What is the impasse over?

  • India was supposed to be part of the RCEP grouping.
  • It has pulled out at the last moment when some of its demands were not met by the negotiating partners.
  • India has especially concerns with imports from China that may receive hidden subsidies.
  • Certainly, the RCEP nations and India will have to try and meet halfway.
  • This is the reality when it comes to market access demands and some safeguards against Chinese imports.
  • On the former, at least, there appears to be some hope of a compromise.

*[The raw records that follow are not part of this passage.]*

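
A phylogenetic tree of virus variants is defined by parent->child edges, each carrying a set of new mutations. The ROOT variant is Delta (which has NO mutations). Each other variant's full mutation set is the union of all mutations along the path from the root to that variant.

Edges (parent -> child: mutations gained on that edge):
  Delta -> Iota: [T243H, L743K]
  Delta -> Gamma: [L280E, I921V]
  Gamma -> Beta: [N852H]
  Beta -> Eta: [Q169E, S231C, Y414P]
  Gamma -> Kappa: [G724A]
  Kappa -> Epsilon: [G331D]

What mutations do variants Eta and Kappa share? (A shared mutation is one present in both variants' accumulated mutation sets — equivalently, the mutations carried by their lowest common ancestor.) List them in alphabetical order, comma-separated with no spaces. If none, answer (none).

Accumulating mutations along path to Eta:
  At Delta: gained [] -> total []
  At Gamma: gained ['L280E', 'I921V'] -> total ['I921V', 'L280E']
  At Beta: gained ['N852H'] -> total ['I921V', 'L280E', 'N852H']
  At Eta: gained ['Q169E', 'S231C', 'Y414P'] -> total ['I921V', 'L280E', 'N852H', 'Q169E', 'S231C', 'Y414P']
Mutations(Eta) = ['I921V', 'L280E', 'N852H', 'Q169E', 'S231C', 'Y414P']
Accumulating mutations along path to Kappa:
  At Delta: gained [] -> total []
  At Gamma: gained ['L280E', 'I921V'] -> total ['I921V', 'L280E']
  At Kappa: gained ['G724A'] -> total ['G724A', 'I921V', 'L280E']
Mutations(Kappa) = ['G724A', 'I921V', 'L280E']
Intersection: ['I921V', 'L280E', 'N852H', 'Q169E', 'S231C', 'Y414P'] ∩ ['G724A', 'I921V', 'L280E'] = ['I921V', 'L280E']

Answer: I921V,L280E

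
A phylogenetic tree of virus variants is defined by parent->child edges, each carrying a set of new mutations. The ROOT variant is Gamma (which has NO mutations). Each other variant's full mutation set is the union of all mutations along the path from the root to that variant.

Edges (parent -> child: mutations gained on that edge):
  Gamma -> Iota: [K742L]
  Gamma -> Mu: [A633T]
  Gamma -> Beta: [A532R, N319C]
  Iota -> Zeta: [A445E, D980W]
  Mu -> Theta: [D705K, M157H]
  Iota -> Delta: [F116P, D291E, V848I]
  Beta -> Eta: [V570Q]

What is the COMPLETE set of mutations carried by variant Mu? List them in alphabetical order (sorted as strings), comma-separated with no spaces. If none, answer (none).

At Gamma: gained [] -> total []
At Mu: gained ['A633T'] -> total ['A633T']

Answer: A633T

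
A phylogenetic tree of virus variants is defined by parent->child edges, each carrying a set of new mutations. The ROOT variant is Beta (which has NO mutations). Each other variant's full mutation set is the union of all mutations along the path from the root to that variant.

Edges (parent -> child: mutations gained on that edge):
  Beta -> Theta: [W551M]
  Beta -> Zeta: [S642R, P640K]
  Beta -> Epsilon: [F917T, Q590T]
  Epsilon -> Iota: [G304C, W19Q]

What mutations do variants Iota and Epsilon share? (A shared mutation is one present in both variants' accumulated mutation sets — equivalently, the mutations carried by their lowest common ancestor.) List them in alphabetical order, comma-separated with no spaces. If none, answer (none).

Answer: F917T,Q590T

Derivation:
Accumulating mutations along path to Iota:
  At Beta: gained [] -> total []
  At Epsilon: gained ['F917T', 'Q590T'] -> total ['F917T', 'Q590T']
  At Iota: gained ['G304C', 'W19Q'] -> total ['F917T', 'G304C', 'Q590T', 'W19Q']
Mutations(Iota) = ['F917T', 'G304C', 'Q590T', 'W19Q']
Accumulating mutations along path to Epsilon:
  At Beta: gained [] -> total []
  At Epsilon: gained ['F917T', 'Q590T'] -> total ['F917T', 'Q590T']
Mutations(Epsilon) = ['F917T', 'Q590T']
Intersection: ['F917T', 'G304C', 'Q590T', 'W19Q'] ∩ ['F917T', 'Q590T'] = ['F917T', 'Q590T']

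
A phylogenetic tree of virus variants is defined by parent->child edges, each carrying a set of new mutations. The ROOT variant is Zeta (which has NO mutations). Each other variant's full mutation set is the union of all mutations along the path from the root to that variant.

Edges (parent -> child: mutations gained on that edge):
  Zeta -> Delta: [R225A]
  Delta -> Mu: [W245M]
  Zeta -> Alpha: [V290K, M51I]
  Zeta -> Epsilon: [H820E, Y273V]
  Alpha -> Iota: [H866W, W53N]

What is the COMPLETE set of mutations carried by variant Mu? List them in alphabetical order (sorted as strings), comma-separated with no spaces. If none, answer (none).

Answer: R225A,W245M

Derivation:
At Zeta: gained [] -> total []
At Delta: gained ['R225A'] -> total ['R225A']
At Mu: gained ['W245M'] -> total ['R225A', 'W245M']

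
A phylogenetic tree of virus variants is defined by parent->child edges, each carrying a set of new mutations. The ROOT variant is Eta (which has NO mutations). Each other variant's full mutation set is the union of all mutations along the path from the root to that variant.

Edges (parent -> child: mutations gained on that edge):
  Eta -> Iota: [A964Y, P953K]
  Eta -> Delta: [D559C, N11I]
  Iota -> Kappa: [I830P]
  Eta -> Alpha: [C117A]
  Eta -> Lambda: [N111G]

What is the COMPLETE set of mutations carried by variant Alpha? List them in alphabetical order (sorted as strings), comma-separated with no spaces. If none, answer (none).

At Eta: gained [] -> total []
At Alpha: gained ['C117A'] -> total ['C117A']

Answer: C117A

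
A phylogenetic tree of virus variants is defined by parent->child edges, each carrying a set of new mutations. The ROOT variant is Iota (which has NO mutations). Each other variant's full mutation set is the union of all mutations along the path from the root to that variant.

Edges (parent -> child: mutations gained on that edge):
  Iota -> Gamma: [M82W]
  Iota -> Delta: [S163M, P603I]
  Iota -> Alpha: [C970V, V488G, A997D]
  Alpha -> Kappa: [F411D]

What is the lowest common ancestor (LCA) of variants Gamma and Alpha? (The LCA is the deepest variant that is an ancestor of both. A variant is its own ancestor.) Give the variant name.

Answer: Iota

Derivation:
Path from root to Gamma: Iota -> Gamma
  ancestors of Gamma: {Iota, Gamma}
Path from root to Alpha: Iota -> Alpha
  ancestors of Alpha: {Iota, Alpha}
Common ancestors: {Iota}
Walk up from Alpha: Alpha (not in ancestors of Gamma), Iota (in ancestors of Gamma)
Deepest common ancestor (LCA) = Iota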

What is the contention now?

  • There are apparently divisions within the Indian government on how to proceed.
  • The commerce ministry has been generally sceptical about trade agreements in recent years.
  • Nevertheless, it is willing at least to examine the possibilities being opened up by the suggestions coming in from the RCEP nations.
  • But the Ministry of External Affairs (MEA) is apparently firm against India coming to any agreement with them.
  • Again, there are good reasons for the foreign ministry’s concerns as well.
  • Some would view India joining the RCEP as ceding ground to a Beijing-led trading order.
  • The RCEP was, in this view, a counterweight to the US-led Trans-Pacific Partnership (TPP).
  • Although the US dropped out of the TPP, India choosing to join the RCEP might still be seen as a signal.
  • Given the state of relations with Beijing at the moment, the MEA might well feel that this is not the time to make any such concession.

What is the way forward?

  • In the end, India’s larger interests must be allowed to prevail when it comes to economic policy.
  • In the wake of the weakness of the WTO and the spread of the Covid-19 pandemic, the global trading regime is faced with disruption.
  • Given this, India must seek at all costs to find a way to embed itself in global supply chains.
  • For this, the RCEP seems to be the only option at present conditions.
  • There is a view that free-trade agreements signed over the last decade and more had not helped India.
  • But that is not the fault of the agreement; it is the delay in bringing in competitiveness-enhancing reform that is to blame.
  • The government has in any case made it clear that such reform is now on the agenda.
  • Opening up to trade with the RCEP nations will introduce further pressure to increase competitiveness.
  • This will also be a clear signal that the “self-reliance” agenda currently being discussed is more about increasing domestic productive capacity.
  • In all, India cannot afford to miss the opportunity on manufacturing exports at this last moment offer that has been provided.
  • The government should settle its internal differences and revisit the possibility of joining the RCEP.